Dizzy and disoriented, she opened her eyes to darkness and Hannah weeping. Feeling the cold metal clamp on her left wrist, she realized the tape that had bound her was gone. She shifted on the hard surface, rolling from her hip to sit up against a metal bed frame she recognized by touch. Groping, she found Hannah’s hand in the other cuff on the same bed and said, “Are you all right?”

The noise Hannah made was not speech. Fear, fury, loathing.

“Hannah, are you hurt?”

“No,” she wailed.

Erin let go of her sister and felt her pocket. No gun. Either it fell out when Markham manhandled her and it was on the ground somewhere . . . or he had it.

She didn’t feel her phone either. Then, as if her mind willed it, the phone rang. But not in her pocket.

It was Morgan’s ring tone from the modern metal opera he loved. An organ blast, then “What good this deafness if this prattle I must hear.”

She had laughed so hard the first time she heard what he programmed for his ring. She couldn’t laugh now.

In the nearly complete darkness, Markham touched her phone. The face of it faintly illuminated his features as he said, “We’ll let it go,” and touched Ignore.
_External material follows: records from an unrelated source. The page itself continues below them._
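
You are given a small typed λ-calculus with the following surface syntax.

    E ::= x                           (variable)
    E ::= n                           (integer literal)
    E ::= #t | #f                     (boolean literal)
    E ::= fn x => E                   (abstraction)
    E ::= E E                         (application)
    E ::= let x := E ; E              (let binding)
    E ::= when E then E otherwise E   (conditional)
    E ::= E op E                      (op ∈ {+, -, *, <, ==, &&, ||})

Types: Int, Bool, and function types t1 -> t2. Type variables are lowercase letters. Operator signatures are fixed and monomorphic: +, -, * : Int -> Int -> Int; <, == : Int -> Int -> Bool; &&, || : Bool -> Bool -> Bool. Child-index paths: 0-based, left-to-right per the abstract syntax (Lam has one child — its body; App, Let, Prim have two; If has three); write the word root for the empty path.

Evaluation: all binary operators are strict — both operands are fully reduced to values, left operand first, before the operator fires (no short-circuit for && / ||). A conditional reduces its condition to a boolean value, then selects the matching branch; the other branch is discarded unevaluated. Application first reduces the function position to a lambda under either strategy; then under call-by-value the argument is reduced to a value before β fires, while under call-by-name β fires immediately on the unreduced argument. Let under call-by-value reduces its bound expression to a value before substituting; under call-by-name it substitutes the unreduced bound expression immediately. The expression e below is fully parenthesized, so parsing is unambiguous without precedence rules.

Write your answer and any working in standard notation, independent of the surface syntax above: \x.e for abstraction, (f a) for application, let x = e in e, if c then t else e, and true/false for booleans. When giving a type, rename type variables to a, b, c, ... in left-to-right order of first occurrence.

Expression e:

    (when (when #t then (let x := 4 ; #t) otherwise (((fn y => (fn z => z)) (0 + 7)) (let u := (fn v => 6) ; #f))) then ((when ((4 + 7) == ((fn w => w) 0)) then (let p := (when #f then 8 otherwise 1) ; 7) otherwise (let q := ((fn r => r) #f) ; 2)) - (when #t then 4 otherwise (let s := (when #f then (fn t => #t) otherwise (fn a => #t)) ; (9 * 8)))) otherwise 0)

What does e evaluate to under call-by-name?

Answer: -2

Trace:
step 0: (if (if true then (let x = 4 in true) else (((\y.(\z.z)) (0 + 7)) (let u = (\v.6) in false))) then ((if ((4 + 7) == ((\w.w) 0)) then (let p = (if false then 8 else 1) in 7) else (let q = ((\r.r) false) in 2)) - (if true then 4 else (let s = (if false then (\t.true) else (\a.true)) in (9 * 8)))) else 0)
step 1: [if@0] (if (let x = 4 in true) then ((if ((4 + 7) == ((\w.w) 0)) then (let p = (if false then 8 else 1) in 7) else (let q = ((\r.r) false) in 2)) - (if true then 4 else (let s = (if false then (\t.true) else (\a.true)) in (9 * 8)))) else 0)
step 2: [let@0] (if true then ((if ((4 + 7) == ((\w.w) 0)) then (let p = (if false then 8 else 1) in 7) else (let q = ((\r.r) false) in 2)) - (if true then 4 else (let s = (if false then (\t.true) else (\a.true)) in (9 * 8)))) else 0)
step 3: [if@root] ((if ((4 + 7) == ((\w.w) 0)) then (let p = (if false then 8 else 1) in 7) else (let q = ((\r.r) false) in 2)) - (if true then 4 else (let s = (if false then (\t.true) else (\a.true)) in (9 * 8))))
step 4: [delta@0.0.0] ((if (11 == ((\w.w) 0)) then (let p = (if false then 8 else 1) in 7) else (let q = ((\r.r) false) in 2)) - (if true then 4 else (let s = (if false then (\t.true) else (\a.true)) in (9 * 8))))
step 5: [beta@0.0.1] ((if (11 == 0) then (let p = (if false then 8 else 1) in 7) else (let q = ((\r.r) false) in 2)) - (if true then 4 else (let s = (if false then (\t.true) else (\a.true)) in (9 * 8))))
step 6: [delta@0.0] ((if false then (let p = (if false then 8 else 1) in 7) else (let q = ((\r.r) false) in 2)) - (if true then 4 else (let s = (if false then (\t.true) else (\a.true)) in (9 * 8))))
step 7: [if@0] ((let q = ((\r.r) false) in 2) - (if true then 4 else (let s = (if false then (\t.true) else (\a.true)) in (9 * 8))))
step 8: [let@0] (2 - (if true then 4 else (let s = (if false then (\t.true) else (\a.true)) in (9 * 8))))
step 9: [if@1] (2 - 4)
step 10: [delta@root] -2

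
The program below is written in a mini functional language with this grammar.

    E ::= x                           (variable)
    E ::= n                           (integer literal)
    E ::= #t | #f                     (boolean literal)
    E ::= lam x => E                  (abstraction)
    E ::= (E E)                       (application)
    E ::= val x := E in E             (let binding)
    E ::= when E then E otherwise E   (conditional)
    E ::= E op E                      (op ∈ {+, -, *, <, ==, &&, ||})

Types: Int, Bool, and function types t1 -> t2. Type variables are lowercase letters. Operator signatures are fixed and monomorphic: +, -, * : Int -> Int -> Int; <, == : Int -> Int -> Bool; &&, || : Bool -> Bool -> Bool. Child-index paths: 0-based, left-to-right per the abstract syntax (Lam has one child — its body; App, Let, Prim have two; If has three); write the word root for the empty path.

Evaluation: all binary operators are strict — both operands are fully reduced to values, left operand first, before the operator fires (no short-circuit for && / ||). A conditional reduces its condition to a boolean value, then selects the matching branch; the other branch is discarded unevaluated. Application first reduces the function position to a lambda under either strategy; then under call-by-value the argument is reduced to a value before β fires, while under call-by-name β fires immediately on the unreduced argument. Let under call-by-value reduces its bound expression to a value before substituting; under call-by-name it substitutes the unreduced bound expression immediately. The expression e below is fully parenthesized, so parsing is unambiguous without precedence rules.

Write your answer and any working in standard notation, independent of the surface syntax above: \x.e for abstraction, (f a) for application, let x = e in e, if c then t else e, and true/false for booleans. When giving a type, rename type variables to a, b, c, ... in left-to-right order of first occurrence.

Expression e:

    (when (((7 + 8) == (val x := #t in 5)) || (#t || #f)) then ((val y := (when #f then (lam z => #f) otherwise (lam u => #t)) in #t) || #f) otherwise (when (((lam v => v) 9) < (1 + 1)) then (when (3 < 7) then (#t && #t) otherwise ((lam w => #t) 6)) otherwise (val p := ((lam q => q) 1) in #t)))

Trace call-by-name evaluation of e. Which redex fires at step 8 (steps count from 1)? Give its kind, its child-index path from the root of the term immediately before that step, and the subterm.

Working:
step 0: (if (((7 + 8) == (let x = true in 5)) || (true || false)) then ((let y = (if false then (\z.false) else (\u.true)) in true) || false) else (if (((\v.v) 9) < (1 + 1)) then (if (3 < 7) then (true && true) else ((\w.true) 6)) else (let p = ((\q.q) 1) in true)))
step 1: [delta@0.0.0] (if ((15 == (let x = true in 5)) || (true || false)) then ((let y = (if false then (\z.false) else (\u.true)) in true) || false) else (if (((\v.v) 9) < (1 + 1)) then (if (3 < 7) then (true && true) else ((\w.true) 6)) else (let p = ((\q.q) 1) in true)))
step 2: [let@0.0.1] (if ((15 == 5) || (true || false)) then ((let y = (if false then (\z.false) else (\u.true)) in true) || false) else (if (((\v.v) 9) < (1 + 1)) then (if (3 < 7) then (true && true) else ((\w.true) 6)) else (let p = ((\q.q) 1) in true)))
step 3: [delta@0.0] (if (false || (true || false)) then ((let y = (if false then (\z.false) else (\u.true)) in true) || false) else (if (((\v.v) 9) < (1 + 1)) then (if (3 < 7) then (true && true) else ((\w.true) 6)) else (let p = ((\q.q) 1) in true)))
step 4: [delta@0.1] (if (false || true) then ((let y = (if false then (\z.false) else (\u.true)) in true) || false) else (if (((\v.v) 9) < (1 + 1)) then (if (3 < 7) then (true && true) else ((\w.true) 6)) else (let p = ((\q.q) 1) in true)))
step 5: [delta@0] (if true then ((let y = (if false then (\z.false) else (\u.true)) in true) || false) else (if (((\v.v) 9) < (1 + 1)) then (if (3 < 7) then (true && true) else ((\w.true) 6)) else (let p = ((\q.q) 1) in true)))
step 6: [if@root] ((let y = (if false then (\z.false) else (\u.true)) in true) || false)
step 7: [let@0] (true || false)
step 8: [delta@root] true

Answer: delta at root : (true || false)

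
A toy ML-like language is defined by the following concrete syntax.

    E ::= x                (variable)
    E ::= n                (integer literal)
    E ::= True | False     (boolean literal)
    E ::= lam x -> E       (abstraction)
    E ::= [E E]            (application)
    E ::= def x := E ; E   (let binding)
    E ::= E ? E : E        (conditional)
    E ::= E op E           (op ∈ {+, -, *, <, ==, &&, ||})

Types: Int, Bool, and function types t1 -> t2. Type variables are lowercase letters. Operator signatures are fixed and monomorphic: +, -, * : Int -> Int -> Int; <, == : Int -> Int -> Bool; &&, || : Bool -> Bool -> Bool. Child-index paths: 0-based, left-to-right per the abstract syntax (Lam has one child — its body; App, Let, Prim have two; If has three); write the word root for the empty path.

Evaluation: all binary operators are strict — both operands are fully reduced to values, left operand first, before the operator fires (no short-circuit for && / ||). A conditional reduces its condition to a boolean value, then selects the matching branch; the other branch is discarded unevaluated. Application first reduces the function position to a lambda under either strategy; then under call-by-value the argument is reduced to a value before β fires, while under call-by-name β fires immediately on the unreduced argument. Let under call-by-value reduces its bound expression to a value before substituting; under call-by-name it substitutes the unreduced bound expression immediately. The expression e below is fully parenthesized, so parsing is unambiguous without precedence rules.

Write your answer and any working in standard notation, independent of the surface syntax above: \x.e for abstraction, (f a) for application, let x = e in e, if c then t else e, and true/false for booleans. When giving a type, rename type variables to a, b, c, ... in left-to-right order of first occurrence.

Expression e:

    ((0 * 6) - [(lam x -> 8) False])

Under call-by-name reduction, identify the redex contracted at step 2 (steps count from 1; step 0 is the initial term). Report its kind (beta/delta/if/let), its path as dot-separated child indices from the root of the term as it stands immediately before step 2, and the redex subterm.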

His appearing like that in the darkness creeped her out—as he intended it to. She waited him out, but when he laughed softly, she said, “You’re scaring Hannah.” Her sister hated the dark.

“Are you scared, Hannah?”

She whimpered.

“There, see? No complaints.”

“This is between us. Let her out of here.”

Laughing contemptuously, he lit the camp lantern from the kitchen and eyed them. “You still think you have control. It’s hard to imagine you don’t. There’s no point of reference for the sort of helplessness you’re experiencing, so your mind spins scenarios of escape. If you do this, or you say that . . .”

She didn’t respond. Let him play out his fantasy.